Recently, the prognostic value of the neutrophil-to-lymphocyte ratio (NLR) has been widely evaluated in many cancers. Here we assessed the prognostic value of pretreatment NLR in melanoma. A range of online databases was systematically searched up to March, 2018 for identify available studies which assessed the prognostic significance of NLR. Data from studies reporting a hazard ratio (HR) and 95% confidence interval (CI) were weighted by generic inverse-variance and pooled in random effects meta-analysis.
Twelve studies with 4593 individuals were included. Patients with elevated NLR had a significantly shorter overall survival (OS) and disease-free survival (DFS)/progression-free survival (PFS). Subgroup analyses showed that the negative prognostic effect of elevated NLR on OS remained substantial in North American and European populations and patients with non-metastatic and metastatic stage. Additionally, elevated NLR was related to worse OS in patients with melanoma, regardless of the sample size and the cut-off value.
Our findings suggest that elevated pretreatment NLR was associated with poor prognosis in melanoma patients, suggesting NLR might be a prognostic factor in patients with melanoma.

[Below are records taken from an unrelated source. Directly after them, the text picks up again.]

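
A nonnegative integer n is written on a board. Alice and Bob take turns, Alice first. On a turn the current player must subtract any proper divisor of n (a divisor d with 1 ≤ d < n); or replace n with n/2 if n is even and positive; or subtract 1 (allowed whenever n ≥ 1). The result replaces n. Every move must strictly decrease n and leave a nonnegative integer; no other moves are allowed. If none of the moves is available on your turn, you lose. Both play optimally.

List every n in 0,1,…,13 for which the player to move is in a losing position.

Classify positions by backward induction: terminal positions (no move available) are L. From any other position, the mover wins iff some move reaches an L.
n=0: no move → L
n=1: reaches L-position 0 → W
n=2: only reaches 1(W), which is W → L
n=3: reaches L-position 2 → W
n=4: reaches L-position 2 → W
n=5: only reaches 4(W), which is W → L
n=6: reaches L-position 5 → W
n=7: only reaches 6(W), which is W → L
n=8: reaches L-position 7 → W
n=9: only reaches 6(W), 8(W), all W → L
n=10: reaches L-position 5 → W
n=11: only reaches 10(W), which is W → L
n=12: reaches L-position 9 → W
n=13: only reaches 12(W), which is W → L
Reading off the rows marked L gives the requested list; there are 7 such values of n.

0, 2, 5, 7, 9, 11, 13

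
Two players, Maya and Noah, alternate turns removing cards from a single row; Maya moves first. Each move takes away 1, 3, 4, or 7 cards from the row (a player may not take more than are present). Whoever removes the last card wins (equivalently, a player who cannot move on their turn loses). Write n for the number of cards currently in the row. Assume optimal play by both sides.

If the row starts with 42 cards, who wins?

Noah wins.

Label each position W (a win for the player to move) or L (a loss). A position with no legal move is L; any other position is W exactly when some move reaches an L, and L when every move reaches a W.
n=0: no move → L
n=1: can move to 0, which is L ⇒ W
n=2: the only move is to 1(W), a W ⇒ L
n=3: can move to 2, which is L ⇒ W
n=4: can move to 0, which is L ⇒ W
n=5: can move to 2, which is L ⇒ W
n=6: can move to 2, which is L ⇒ W
n=7: can move to 0, which is L ⇒ W
n=8: moves to 7(W), 5(W), 4(W), 1(W); every one is W ⇒ L
n=9: can move to 8, which is L ⇒ W
n=10: moves to 9(W), 7(W), 6(W), 3(W); every one is W ⇒ L
n=11: can move to 10, which is L ⇒ W
n=12: can move to 8, which is L ⇒ W
n=13: can move to 10, which is L ⇒ W
n=14: can move to 10, which is L ⇒ W
n=15: can move to 8, which is L ⇒ W
n=16: moves to 15(W), 13(W), 12(W), 9(W); every one is W ⇒ L
n=17: can move to 16, which is L ⇒ W
n=18: moves to 17(W), 15(W), 14(W), 11(W); every one is W ⇒ L
n=19: can move to 18, which is L ⇒ W
n=20: can move to 16, which is L ⇒ W
n=21: can move to 18, which is L ⇒ W
n=22: can move to 18, which is L ⇒ W
n=23: can move to 16, which is L ⇒ W
n=24: moves to 23(W), 21(W), 20(W), 17(W); every one is W ⇒ L
n=25: can move to 24, which is L ⇒ W
n=26: moves to 25(W), 23(W), 22(W), 19(W); every one is W ⇒ L
n=27: can move to 26, which is L ⇒ W
n=28: can move to 24, which is L ⇒ W
n=29: can move to 26, which is L ⇒ W
n=30: can move to 26, which is L ⇒ W
n=31: can move to 24, which is L ⇒ W
n=32: moves to 31(W), 29(W), 28(W), 25(W); every one is W ⇒ L
n=33: can move to 32, which is L ⇒ W
n=34: moves to 33(W), 31(W), 30(W), 27(W); every one is W ⇒ L
n=35: can move to 34, which is L ⇒ W
n=36: can move to 32, which is L ⇒ W
n=37: can move to 34, which is L ⇒ W
n=38: can move to 34, which is L ⇒ W
n=39: can move to 32, which is L ⇒ W
n=40: moves to 39(W), 37(W), 36(W), 33(W); every one is W ⇒ L
n=41: can move to 40, which is L ⇒ W
n=42: moves to 41(W), 39(W), 38(W), 35(W); every one is W ⇒ L
Every move from 42 reaches a W position, so the mover loses.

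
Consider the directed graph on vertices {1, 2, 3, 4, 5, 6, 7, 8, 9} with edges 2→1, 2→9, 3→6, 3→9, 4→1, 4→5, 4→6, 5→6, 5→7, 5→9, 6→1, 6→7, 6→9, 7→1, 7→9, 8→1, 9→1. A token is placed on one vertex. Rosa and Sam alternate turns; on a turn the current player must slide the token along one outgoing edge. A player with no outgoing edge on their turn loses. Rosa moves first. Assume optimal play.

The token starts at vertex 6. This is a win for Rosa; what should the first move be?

Label each position W (a win for the player to move) or L (a loss). A position with no legal move is L; any other position is W exactly when some move reaches an L, and L when every move reaches a W.
Every edge goes from a vertex to one that appears earlier in the order 1, 9, 7, 6, 5, 3, 8, 4, 2, so processing vertices in that order labels each vertex after all of its successors.
1: no outgoing edge → L
9: →1(L), so W
7: →1(L), so W
6: →1(L), so W
5: →6(W), 7(W), 9(W) — all W, so L
3: →6(W), 9(W) — all W, so L
8: →1(L), so W
4: →5(L), so W
2: →1(L), so W
From 6, the L positions reachable in one move are: 1.

Move to 1.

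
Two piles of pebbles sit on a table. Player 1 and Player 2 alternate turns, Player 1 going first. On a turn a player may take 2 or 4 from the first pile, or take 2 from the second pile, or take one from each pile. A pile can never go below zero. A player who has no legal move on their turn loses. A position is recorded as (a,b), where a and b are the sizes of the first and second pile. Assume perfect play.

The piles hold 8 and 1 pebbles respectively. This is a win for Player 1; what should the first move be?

Classify positions by backward induction: terminal positions (no move available) are L. From any other position, the mover wins iff some move reaches an L.
No move ever increases a pile, so every position that can arise here has a ≤ 8 and b ≤ 1; it is enough to label the cells with 0 ≤ a ≤ 8 and 0 ≤ b ≤ 1.
Every move lowers a or b (never raises either), so fill the grid row by row in increasing a, and left to right within a row: each cell's successors are then already labelled.
      b=0  b=1
a=0:    L    L
a=1:    L    W
a=2:    W    W
a=3:    W    L
a=4:    W    W
a=5:    W    W
a=6:    L    L
a=7:    L    W
a=8:    W    W
Cells with no legal move (terminal, hence L): (0,0), (0,1), (1,0).
The remaining L cells, each justified by listing all of its moves:
(3,1): only reaches (1,1)(W), (2,0)(W), all W → L
(6,0): only reaches (4,0)(W), (2,0)(W), all W → L
(6,1): only reaches (4,1)(W), (2,1)(W), (5,0)(W), all W → L
(7,0): only reaches (5,0)(W), (3,0)(W), all W → L
Every other cell has at least one move into one of the L cells above, so it is W.
From (8,1), the L positions reachable in one move are: (6,1), (7,0). Any move reaching one of these is winning.

Move to (6,1).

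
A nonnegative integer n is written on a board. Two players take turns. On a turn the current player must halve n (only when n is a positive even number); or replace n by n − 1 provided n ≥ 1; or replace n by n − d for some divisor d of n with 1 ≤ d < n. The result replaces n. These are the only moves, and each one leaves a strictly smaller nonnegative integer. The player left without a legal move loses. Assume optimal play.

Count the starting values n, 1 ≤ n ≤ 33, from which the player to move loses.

Build the W/L table. Terminal = L. A non-terminal position is W if it has a move to some L; otherwise it is L.
n=0: no move → L
n=1: →0(L), so W
n=2: →1(W) only, which is W, so L
n=3: →2(L), so W
n=4: →2(L), so W
n=5: →4(W) only, which is W, so L
n=6: →5(L), so W
n=7: →6(W) only, which is W, so L
n=8: →7(L), so W
n=9: →6(W), 8(W) — all W, so L
n=10: →5(L), so W
n=11: →10(W) only, which is W, so L
n=12: →9(L), so W
n=13: →12(W) only, which is W, so L
n=14: →7(L), so W
n=15: →10(W), 12(W), 14(W) — all W, so L
n=16: →15(L), so W
n=17: →16(W) only, which is W, so L
n=18: →9(L), so W
n=19: →18(W) only, which is W, so L
n=20: →15(L), so W
n=21: →14(W), 18(W), 20(W) — all W, so L
n=22: →11(L), so W
n=23: →22(W) only, which is W, so L
n=24: →21(L), so W
n=25: →20(W), 24(W) — all W, so L
n=26: →13(L), so W
n=27: →18(W), 24(W), 26(W) — all W, so L
n=28: →21(L), so W
n=29: →28(W) only, which is W, so L
n=30: →15(L), so W
n=31: →30(W) only, which is W, so L
n=32: →31(L), so W
n=33: →22(W), 30(W), 32(W) — all W, so L
L entries with 1 ≤ n ≤ 33 (n=0 is outside the asked range and is not counted): n = 2, 5, 7, 9, 11, 13, 15, 17, 19, 21, 23, 25, 27, 29, 31, 33; that makes 16.

16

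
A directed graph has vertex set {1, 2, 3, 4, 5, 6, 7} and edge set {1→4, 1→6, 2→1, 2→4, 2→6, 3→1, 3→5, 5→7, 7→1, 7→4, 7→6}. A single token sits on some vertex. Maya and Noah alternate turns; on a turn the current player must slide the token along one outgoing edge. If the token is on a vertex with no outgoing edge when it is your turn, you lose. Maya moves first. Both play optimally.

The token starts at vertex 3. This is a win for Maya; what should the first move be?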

Neutrophil to lymphocyte ratio is an independent predictor of outcome for patients undergoing definitive resection for stage IV melanoma. Kanatsios, Melanoma Project, Li Wai Suen, et al. J Surg Oncol. 2018 Sep 9.
The study population (n = 95) consisted of 60 males and 35 females. Median overall survival (OS) from the first metastasectomy was 49 months (31-67 months). OS at 1, 2, and 5 years was 92%, 87%, and 50% respectively. Predictors of survival included clear surgical margins compared to patients with positive margins (median OS 53 vs 20 months). A preoperative neutrophil to lymphocyte ratio less than 5 experienced a median OS of 65 months compared to 15 months.
This study's results are consistent with previous findings demonstrating favourable long-term outcomes following selective resection of metastatic melanoma. In addition to achieving clear surgical margins, a low preoperative neutrophil to lymphocyte ratio was associated with improved outcomes. These factors may help identify surgical candidates. (As well as those who may need to more aggressively pursue systemic treatment - adjuvant or other wise. Just my 2 cents!!!)